Les propos de Trump, où il évoque l'éventualité d'agir « avec la manière douce ou la manière forte », soulèvent des inquiétudes non seulement au Groenland, mais également au Danemark, qui entretient des relations étroites avec l'île. Lars Løkke Rasmussen, le ministre danois des Affaires étrangères, a affirmé que « nous ne partageons pas cette idée selon laquelle le Groenland serait couvert d'investissements chinois », répondant ainsi aux préoccupations de Trump concernant une hypothétique domination chinoise dans la région.
Les partis groenlandais insistent sur le fait que l'avenir de leur pays doit être décidé par le peuple groenlandais et non par des puissances étrangères. Ils évoquent un besoin urgent de décider eux-mêmes sans ingérence extérieure. « Aucun autre pays ne peut s’en mêler. Nous devons décider de notre avenir », ont-ils tweeté.

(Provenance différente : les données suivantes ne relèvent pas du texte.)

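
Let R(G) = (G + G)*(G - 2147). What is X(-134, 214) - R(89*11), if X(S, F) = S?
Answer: 2286810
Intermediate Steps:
R(G) = 2*G*(-2147 + G) (R(G) = (2*G)*(-2147 + G) = 2*G*(-2147 + G))
X(-134, 214) - R(89*11) = -134 - 2*89*11*(-2147 + 89*11) = -134 - 2*979*(-2147 + 979) = -134 - 2*979*(-1168) = -134 - 1*(-2286944) = -134 + 2286944 = 2286810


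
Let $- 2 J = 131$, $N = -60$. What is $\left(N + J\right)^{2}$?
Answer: $\frac{63001}{4} \approx 15750.0$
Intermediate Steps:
$J = - \frac{131}{2}$ ($J = \left(- \frac{1}{2}\right) 131 = - \frac{131}{2} \approx -65.5$)
$\left(N + J\right)^{2} = \left(-60 - \frac{131}{2}\right)^{2} = \left(- \frac{251}{2}\right)^{2} = \frac{63001}{4}$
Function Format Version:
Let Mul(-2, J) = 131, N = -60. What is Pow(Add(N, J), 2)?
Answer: Rational(63001, 4) ≈ 15750.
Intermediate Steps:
J = Rational(-131, 2) (J = Mul(Rational(-1, 2), 131) = Rational(-131, 2) ≈ -65.500)
Pow(Add(N, J), 2) = Pow(Add(-60, Rational(-131, 2)), 2) = Pow(Rational(-251, 2), 2) = Rational(63001, 4)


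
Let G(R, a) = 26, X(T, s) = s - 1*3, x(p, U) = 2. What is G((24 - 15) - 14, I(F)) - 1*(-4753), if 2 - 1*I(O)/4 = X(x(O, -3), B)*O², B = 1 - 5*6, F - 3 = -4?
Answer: 4779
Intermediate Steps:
F = -1 (F = 3 - 4 = -1)
B = -29 (B = 1 - 30 = -29)
X(T, s) = -3 + s (X(T, s) = s - 3 = -3 + s)
I(O) = 8 + 128*O² (I(O) = 8 - 4*(-3 - 29)*O² = 8 - (-128)*O² = 8 + 128*O²)
G((24 - 15) - 14, I(F)) - 1*(-4753) = 26 - 1*(-4753) = 26 + 4753 = 4779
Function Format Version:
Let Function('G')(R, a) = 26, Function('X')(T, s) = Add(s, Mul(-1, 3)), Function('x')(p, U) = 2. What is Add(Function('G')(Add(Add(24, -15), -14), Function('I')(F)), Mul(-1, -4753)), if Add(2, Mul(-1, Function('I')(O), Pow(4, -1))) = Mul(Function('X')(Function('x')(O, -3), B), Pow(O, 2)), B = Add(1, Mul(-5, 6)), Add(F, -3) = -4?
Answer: 4779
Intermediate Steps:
F = -1 (F = Add(3, -4) = -1)
B = -29 (B = Add(1, -30) = -29)
Function('X')(T, s) = Add(-3, s) (Function('X')(T, s) = Add(s, -3) = Add(-3, s))
Function('I')(O) = Add(8, Mul(128, Pow(O, 2))) (Function('I')(O) = Add(8, Mul(-4, Mul(Add(-3, -29), Pow(O, 2)))) = Add(8, Mul(-4, Mul(-32, Pow(O, 2)))) = Add(8, Mul(128, Pow(O, 2))))
Add(Function('G')(Add(Add(24, -15), -14), Function('I')(F)), Mul(-1, -4753)) = Add(26, Mul(-1, -4753)) = Add(26, 4753) = 4779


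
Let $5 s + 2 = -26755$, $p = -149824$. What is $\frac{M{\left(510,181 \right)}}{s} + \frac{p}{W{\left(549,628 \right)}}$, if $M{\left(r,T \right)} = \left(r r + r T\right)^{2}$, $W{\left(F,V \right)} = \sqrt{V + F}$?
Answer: $- \frac{68996004500}{2973} - \frac{149824 \sqrt{1177}}{1177} \approx -2.3212 \cdot 10^{7}$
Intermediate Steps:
$s = - \frac{26757}{5}$ ($s = - \frac{2}{5} + \frac{1}{5} \left(-26755\right) = - \frac{2}{5} - 5351 = - \frac{26757}{5} \approx -5351.4$)
$W{\left(F,V \right)} = \sqrt{F + V}$
$M{\left(r,T \right)} = \left(r^{2} + T r\right)^{2}$
$\frac{M{\left(510,181 \right)}}{s} + \frac{p}{W{\left(549,628 \right)}} = \frac{510^{2} \left(181 + 510\right)^{2}}{- \frac{26757}{5}} - \frac{149824}{\sqrt{549 + 628}} = 260100 \cdot 691^{2} \left(- \frac{5}{26757}\right) - \frac{149824}{\sqrt{1177}} = 260100 \cdot 477481 \left(- \frac{5}{26757}\right) - 149824 \frac{\sqrt{1177}}{1177} = 124192808100 \left(- \frac{5}{26757}\right) - \frac{149824 \sqrt{1177}}{1177} = - \frac{68996004500}{2973} - \frac{149824 \sqrt{1177}}{1177}$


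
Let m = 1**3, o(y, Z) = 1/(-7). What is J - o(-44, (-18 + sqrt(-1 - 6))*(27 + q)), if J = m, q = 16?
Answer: 8/7 ≈ 1.1429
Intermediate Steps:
o(y, Z) = -1/7
m = 1
J = 1
J - o(-44, (-18 + sqrt(-1 - 6))*(27 + q)) = 1 - 1*(-1/7) = 1 + 1/7 = 8/7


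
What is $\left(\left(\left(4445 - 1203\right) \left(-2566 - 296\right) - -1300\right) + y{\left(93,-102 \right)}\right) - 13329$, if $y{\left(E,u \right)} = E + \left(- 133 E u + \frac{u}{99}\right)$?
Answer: $- \frac{264953800}{33} \approx -8.0289 \cdot 10^{6}$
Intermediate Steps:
$y{\left(E,u \right)} = E + \frac{u}{99} - 133 E u$ ($y{\left(E,u \right)} = E - \left(\left(-1\right) u \frac{1}{99} + 133 E u\right) = E - \left(- \frac{u}{99} + 133 E u\right) = E + \frac{u}{99} - 133 E u$)
$\left(\left(\left(4445 - 1203\right) \left(-2566 - 296\right) - -1300\right) + y{\left(93,-102 \right)}\right) - 13329 = \left(\left(\left(4445 - 1203\right) \left(-2566 - 296\right) - -1300\right) + \left(93 + \frac{1}{99} \left(-102\right) - 12369 \left(-102\right)\right)\right) - 13329 = \left(\left(3242 \left(-2862\right) + 1300\right) + \left(93 - \frac{34}{33} + 1261638\right)\right) - 13329 = \left(\left(-9278604 + 1300\right) + \frac{41637089}{33}\right) - 13329 = \left(-9277304 + \frac{41637089}{33}\right) - 13329 = - \frac{264513943}{33} - 13329 = - \frac{264953800}{33}$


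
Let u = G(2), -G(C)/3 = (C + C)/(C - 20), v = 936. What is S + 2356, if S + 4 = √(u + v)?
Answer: 2352 + √8430/3 ≈ 2382.6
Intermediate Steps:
G(C) = -6*C/(-20 + C) (G(C) = -3*(C + C)/(C - 20) = -3*2*C/(-20 + C) = -6*C/(-20 + C))
u = ⅔ (u = -6*2/(-20 + 2) = -6*2/(-18) = -6*2*(-1/18) = ⅔ ≈ 0.66667)
S = -4 + √8430/3 (S = -4 + √(⅔ + 936) = -4 + √(2810/3) = -4 + √8430/3 ≈ 26.605)
S + 2356 = (-4 + √8430/3) + 2356 = 2352 + √8430/3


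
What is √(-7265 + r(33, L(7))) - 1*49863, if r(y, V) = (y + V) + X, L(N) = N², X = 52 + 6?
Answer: -49863 + 5*I*√285 ≈ -49863.0 + 84.41*I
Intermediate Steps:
X = 58
r(y, V) = 58 + V + y (r(y, V) = (y + V) + 58 = (V + y) + 58 = 58 + V + y)
√(-7265 + r(33, L(7))) - 1*49863 = √(-7265 + (58 + 7² + 33)) - 1*49863 = √(-7265 + (58 + 49 + 33)) - 49863 = √(-7265 + 140) - 49863 = √(-7125) - 49863 = 5*I*√285 - 49863 = -49863 + 5*I*√285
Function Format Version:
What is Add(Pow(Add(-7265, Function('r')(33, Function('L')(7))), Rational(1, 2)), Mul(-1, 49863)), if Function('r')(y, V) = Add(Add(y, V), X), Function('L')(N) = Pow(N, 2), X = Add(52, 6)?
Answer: Add(-49863, Mul(5, I, Pow(285, Rational(1, 2)))) ≈ Add(-49863., Mul(84.410, I))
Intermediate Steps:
X = 58
Function('r')(y, V) = Add(58, V, y) (Function('r')(y, V) = Add(Add(y, V), 58) = Add(Add(V, y), 58) = Add(58, V, y))
Add(Pow(Add(-7265, Function('r')(33, Function('L')(7))), Rational(1, 2)), Mul(-1, 49863)) = Add(Pow(Add(-7265, Add(58, Pow(7, 2), 33)), Rational(1, 2)), Mul(-1, 49863)) = Add(Pow(Add(-7265, Add(58, 49, 33)), Rational(1, 2)), -49863) = Add(Pow(Add(-7265, 140), Rational(1, 2)), -49863) = Add(Pow(-7125, Rational(1, 2)), -49863) = Add(Mul(5, I, Pow(285, Rational(1, 2))), -49863) = Add(-49863, Mul(5, I, Pow(285, Rational(1, 2))))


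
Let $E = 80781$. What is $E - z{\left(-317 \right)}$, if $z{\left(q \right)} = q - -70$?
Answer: $81028$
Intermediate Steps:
$z{\left(q \right)} = 70 + q$ ($z{\left(q \right)} = q + 70 = 70 + q$)
$E - z{\left(-317 \right)} = 80781 - \left(70 - 317\right) = 80781 - -247 = 80781 + 247 = 81028$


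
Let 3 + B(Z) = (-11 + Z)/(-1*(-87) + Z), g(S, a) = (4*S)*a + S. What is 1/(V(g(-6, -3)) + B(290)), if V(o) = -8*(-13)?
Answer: 377/38356 ≈ 0.0098290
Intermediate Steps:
g(S, a) = S + 4*S*a (g(S, a) = 4*S*a + S = S + 4*S*a)
V(o) = 104
B(Z) = -3 + (-11 + Z)/(87 + Z) (B(Z) = -3 + (-11 + Z)/(-1*(-87) + Z) = -3 + (-11 + Z)/(87 + Z))
1/(V(g(-6, -3)) + B(290)) = 1/(104 + 2*(-136 - 1*290)/(87 + 290)) = 1/(104 + 2*(-136 - 290)/377) = 1/(104 + 2*(1/377)*(-426)) = 1/(104 - 852/377) = 1/(38356/377) = 377/38356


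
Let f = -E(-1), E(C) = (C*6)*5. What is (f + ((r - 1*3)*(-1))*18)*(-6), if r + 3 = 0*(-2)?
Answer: -828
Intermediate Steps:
E(C) = 30*C (E(C) = (6*C)*5 = 30*C)
r = -3 (r = -3 + 0*(-2) = -3 + 0 = -3)
f = 30 (f = -30*(-1) = -1*(-30) = 30)
(f + ((r - 1*3)*(-1))*18)*(-6) = (30 + ((-3 - 1*3)*(-1))*18)*(-6) = (30 + ((-3 - 3)*(-1))*18)*(-6) = (30 - 6*(-1)*18)*(-6) = (30 + 6*18)*(-6) = (30 + 108)*(-6) = 138*(-6) = -828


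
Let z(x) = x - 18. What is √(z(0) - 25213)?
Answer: I*√25231 ≈ 158.84*I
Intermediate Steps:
z(x) = -18 + x
√(z(0) - 25213) = √((-18 + 0) - 25213) = √(-18 - 25213) = √(-25231) = I*√25231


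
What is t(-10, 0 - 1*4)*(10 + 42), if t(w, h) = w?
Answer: -520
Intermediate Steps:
t(-10, 0 - 1*4)*(10 + 42) = -10*(10 + 42) = -10*52 = -520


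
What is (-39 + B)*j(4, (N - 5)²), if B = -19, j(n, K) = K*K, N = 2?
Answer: -4698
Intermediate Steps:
j(n, K) = K²
(-39 + B)*j(4, (N - 5)²) = (-39 - 19)*((2 - 5)²)² = -58*((-3)²)² = -58*9² = -58*81 = -4698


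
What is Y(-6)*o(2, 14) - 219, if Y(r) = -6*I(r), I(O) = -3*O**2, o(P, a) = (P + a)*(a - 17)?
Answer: -31323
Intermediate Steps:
o(P, a) = (-17 + a)*(P + a) (o(P, a) = (P + a)*(-17 + a) = (-17 + a)*(P + a))
Y(r) = 18*r**2 (Y(r) = -(-18)*r**2 = 18*r**2)
Y(-6)*o(2, 14) - 219 = (18*(-6)**2)*(14**2 - 17*2 - 17*14 + 2*14) - 219 = (18*36)*(196 - 34 - 238 + 28) - 219 = 648*(-48) - 219 = -31104 - 219 = -31323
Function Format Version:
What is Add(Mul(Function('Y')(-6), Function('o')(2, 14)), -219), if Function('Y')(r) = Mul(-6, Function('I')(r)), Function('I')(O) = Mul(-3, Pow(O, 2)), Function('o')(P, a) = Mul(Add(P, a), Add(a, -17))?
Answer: -31323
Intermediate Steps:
Function('o')(P, a) = Mul(Add(-17, a), Add(P, a)) (Function('o')(P, a) = Mul(Add(P, a), Add(-17, a)) = Mul(Add(-17, a), Add(P, a)))
Function('Y')(r) = Mul(18, Pow(r, 2)) (Function('Y')(r) = Mul(-6, Mul(-3, Pow(r, 2))) = Mul(18, Pow(r, 2)))
Add(Mul(Function('Y')(-6), Function('o')(2, 14)), -219) = Add(Mul(Mul(18, Pow(-6, 2)), Add(Pow(14, 2), Mul(-17, 2), Mul(-17, 14), Mul(2, 14))), -219) = Add(Mul(Mul(18, 36), Add(196, -34, -238, 28)), -219) = Add(Mul(648, -48), -219) = Add(-31104, -219) = -31323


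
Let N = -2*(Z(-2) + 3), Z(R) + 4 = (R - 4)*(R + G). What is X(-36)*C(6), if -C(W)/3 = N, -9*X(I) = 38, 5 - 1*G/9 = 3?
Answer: 7372/3 ≈ 2457.3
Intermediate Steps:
G = 18 (G = 45 - 9*3 = 45 - 27 = 18)
X(I) = -38/9 (X(I) = -⅑*38 = -38/9)
Z(R) = -4 + (-4 + R)*(18 + R) (Z(R) = -4 + (R - 4)*(R + 18) = -4 + (-4 + R)*(18 + R))
N = 194 (N = -2*((-76 + (-2)² + 14*(-2)) + 3) = -2*((-76 + 4 - 28) + 3) = -2*(-100 + 3) = -2*(-97) = 194)
C(W) = -582 (C(W) = -3*194 = -582)
X(-36)*C(6) = -38/9*(-582) = 7372/3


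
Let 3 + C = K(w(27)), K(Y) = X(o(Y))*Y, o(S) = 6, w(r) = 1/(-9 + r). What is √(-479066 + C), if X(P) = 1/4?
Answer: I*√68985934/12 ≈ 692.15*I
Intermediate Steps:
X(P) = ¼
K(Y) = Y/4
C = -215/72 (C = -3 + 1/(4*(-9 + 27)) = -3 + (¼)/18 = -3 + (¼)*(1/18) = -3 + 1/72 = -215/72 ≈ -2.9861)
√(-479066 + C) = √(-479066 - 215/72) = √(-34492967/72) = I*√68985934/12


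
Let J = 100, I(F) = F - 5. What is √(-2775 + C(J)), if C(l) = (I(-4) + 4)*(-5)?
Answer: 5*I*√110 ≈ 52.44*I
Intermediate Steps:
I(F) = -5 + F
C(l) = 25 (C(l) = ((-5 - 4) + 4)*(-5) = (-9 + 4)*(-5) = -5*(-5) = 25)
√(-2775 + C(J)) = √(-2775 + 25) = √(-2750) = 5*I*√110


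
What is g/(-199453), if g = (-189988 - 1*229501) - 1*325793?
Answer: 745282/199453 ≈ 3.7366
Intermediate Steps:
g = -745282 (g = (-189988 - 229501) - 325793 = -419489 - 325793 = -745282)
g/(-199453) = -745282/(-199453) = -745282*(-1/199453) = 745282/199453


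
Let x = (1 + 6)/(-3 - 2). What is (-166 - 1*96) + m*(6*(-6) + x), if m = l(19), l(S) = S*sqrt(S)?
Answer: -262 - 3553*sqrt(19)/5 ≈ -3359.4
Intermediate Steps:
x = -7/5 (x = 7/(-5) = 7*(-1/5) = -7/5 ≈ -1.4000)
l(S) = S**(3/2)
m = 19*sqrt(19) (m = 19**(3/2) = 19*sqrt(19) ≈ 82.819)
(-166 - 1*96) + m*(6*(-6) + x) = (-166 - 1*96) + (19*sqrt(19))*(6*(-6) - 7/5) = (-166 - 96) + (19*sqrt(19))*(-36 - 7/5) = -262 + (19*sqrt(19))*(-187/5) = -262 - 3553*sqrt(19)/5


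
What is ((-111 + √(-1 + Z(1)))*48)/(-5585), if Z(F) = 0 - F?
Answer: 5328/5585 - 48*I*√2/5585 ≈ 0.95398 - 0.012154*I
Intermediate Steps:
Z(F) = -F
((-111 + √(-1 + Z(1)))*48)/(-5585) = ((-111 + √(-1 - 1*1))*48)/(-5585) = ((-111 + √(-1 - 1))*48)*(-1/5585) = ((-111 + √(-2))*48)*(-1/5585) = ((-111 + I*√2)*48)*(-1/5585) = (-5328 + 48*I*√2)*(-1/5585) = 5328/5585 - 48*I*√2/5585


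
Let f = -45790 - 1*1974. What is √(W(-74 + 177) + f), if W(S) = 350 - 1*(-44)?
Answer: I*√47370 ≈ 217.65*I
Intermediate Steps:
W(S) = 394 (W(S) = 350 + 44 = 394)
f = -47764 (f = -45790 - 1974 = -47764)
√(W(-74 + 177) + f) = √(394 - 47764) = √(-47370) = I*√47370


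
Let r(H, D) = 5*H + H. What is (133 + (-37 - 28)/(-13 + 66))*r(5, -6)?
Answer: 209520/53 ≈ 3953.2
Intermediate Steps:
r(H, D) = 6*H
(133 + (-37 - 28)/(-13 + 66))*r(5, -6) = (133 + (-37 - 28)/(-13 + 66))*(6*5) = (133 - 65/53)*30 = (6984/53)*30 = 209520/53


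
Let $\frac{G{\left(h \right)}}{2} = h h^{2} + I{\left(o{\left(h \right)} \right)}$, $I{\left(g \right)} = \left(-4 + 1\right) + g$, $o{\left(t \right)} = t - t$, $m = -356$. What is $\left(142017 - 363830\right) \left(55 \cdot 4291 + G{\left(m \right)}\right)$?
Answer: $19963177319829$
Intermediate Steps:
$o{\left(t \right)} = 0$
$I{\left(g \right)} = -3 + g$
$G{\left(h \right)} = -6 + 2 h^{3}$ ($G{\left(h \right)} = 2 \left(h h^{2} + \left(-3 + 0\right)\right) = 2 \left(h^{3} - 3\right) = 2 \left(-3 + h^{3}\right) = -6 + 2 h^{3}$)
$\left(142017 - 363830\right) \left(55 \cdot 4291 + G{\left(m \right)}\right) = \left(142017 - 363830\right) \left(55 \cdot 4291 + \left(-6 + 2 \left(-356\right)^{3}\right)\right) = - 221813 \left(236005 + \left(-6 + 2 \left(-45118016\right)\right)\right) = - 221813 \left(236005 - 90236038\right) = \left(-221813\right) \left(-90000033\right) = 19963177319829$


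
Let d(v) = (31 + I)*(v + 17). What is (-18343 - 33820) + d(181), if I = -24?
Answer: -50777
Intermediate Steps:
d(v) = 119 + 7*v (d(v) = (31 - 24)*(v + 17) = 7*(17 + v) = 119 + 7*v)
(-18343 - 33820) + d(181) = (-18343 - 33820) + (119 + 7*181) = -52163 + (119 + 1267) = -52163 + 1386 = -50777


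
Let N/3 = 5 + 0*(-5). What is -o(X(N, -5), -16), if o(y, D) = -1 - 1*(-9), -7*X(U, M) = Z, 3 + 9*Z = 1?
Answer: -8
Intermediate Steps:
N = 15 (N = 3*(5 + 0*(-5)) = 3*(5 + 0) = 3*5 = 15)
Z = -2/9 (Z = -⅓ + (⅑)*1 = -⅓ + ⅑ = -2/9 ≈ -0.22222)
X(U, M) = 2/63 (X(U, M) = -⅐*(-2/9) = 2/63)
o(y, D) = 8 (o(y, D) = -1 + 9 = 8)
-o(X(N, -5), -16) = -1*8 = -8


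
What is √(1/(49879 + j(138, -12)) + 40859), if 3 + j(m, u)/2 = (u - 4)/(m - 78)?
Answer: 2*√5716523034262769/748087 ≈ 202.14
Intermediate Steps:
j(m, u) = -6 + 2*(-4 + u)/(-78 + m) (j(m, u) = -6 + 2*((u - 4)/(m - 78)) = -6 + 2*((-4 + u)/(-78 + m)) = -6 + 2*(-4 + u)/(-78 + m))
√(1/(49879 + j(138, -12)) + 40859) = √(1/(49879 + 2*(230 - 12 - 3*138)/(-78 + 138)) + 40859) = √(1/(49879 + 2*(230 - 12 - 414)/60) + 40859) = √(1/(49879 + 2*(1/60)*(-196)) + 40859) = √(1/(49879 - 98/15) + 40859) = √(1/(748087/15) + 40859) = √(15/748087 + 40859) = √(30566086748/748087) = 2*√5716523034262769/748087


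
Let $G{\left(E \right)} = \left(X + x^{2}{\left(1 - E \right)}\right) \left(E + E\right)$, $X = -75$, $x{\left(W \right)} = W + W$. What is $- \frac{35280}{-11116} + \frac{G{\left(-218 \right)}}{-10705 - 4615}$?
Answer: $\frac{8303245737}{1520510} \approx 5460.8$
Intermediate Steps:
$x{\left(W \right)} = 2 W$
$G{\left(E \right)} = 2 E \left(-75 + \left(2 - 2 E\right)^{2}\right)$ ($G{\left(E \right)} = \left(-75 + \left(2 \left(1 - E\right)\right)^{2}\right) \left(E + E\right) = \left(-75 + \left(2 - 2 E\right)^{2}\right) 2 E = 2 E \left(-75 + \left(2 - 2 E\right)^{2}\right)$)
$- \frac{35280}{-11116} + \frac{G{\left(-218 \right)}}{-10705 - 4615} = - \frac{35280}{-11116} + \frac{2 \left(-218\right) \left(-75 + 4 \left(-1 - 218\right)^{2}\right)}{-10705 - 4615} = \left(-35280\right) \left(- \frac{1}{11116}\right) + \frac{2 \left(-218\right) \left(-75 + 4 \left(-219\right)^{2}\right)}{-15320} = \frac{1260}{397} + 2 \left(-218\right) \left(-75 + 4 \cdot 47961\right) \left(- \frac{1}{15320}\right) = \frac{1260}{397} + 2 \left(-218\right) \left(-75 + 191844\right) \left(- \frac{1}{15320}\right) = \frac{1260}{397} + 2 \left(-218\right) 191769 \left(- \frac{1}{15320}\right) = \frac{1260}{397} - - \frac{20902821}{3830} = \frac{1260}{397} + \frac{20902821}{3830} = \frac{8303245737}{1520510}$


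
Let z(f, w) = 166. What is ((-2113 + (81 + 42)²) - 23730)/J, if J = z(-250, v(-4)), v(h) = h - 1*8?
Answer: -5357/83 ≈ -64.542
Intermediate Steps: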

Il convient de rappeler qu'un accord de défense entre les États-Unis et le Danemark existe depuis 1951, permettant aux forces américaines de s'installer sur le territoire groenlandais sous certaines conditions. Cependant, ce statut ne pourrait pas justifier, selon les Groenlandais, une volonté d'annexion par les États-Unis.
La Première ministre danoise, Mette Frederiksen, a également mis en garde contre les conséquences d'une action militaire américaine, rappelant que « une attaque américaine contre l’un des membres de l’OTAN signifierait la fin de tout ».
Alors que les ambitions stratégiques s'intensifient sur la scène internationale, la voix des Groenlandais reste claire : ils souhaitent préserver leur identité et leur autonomie à tout prix, appelant à une discussion sans pression extérieure sur leur avenir.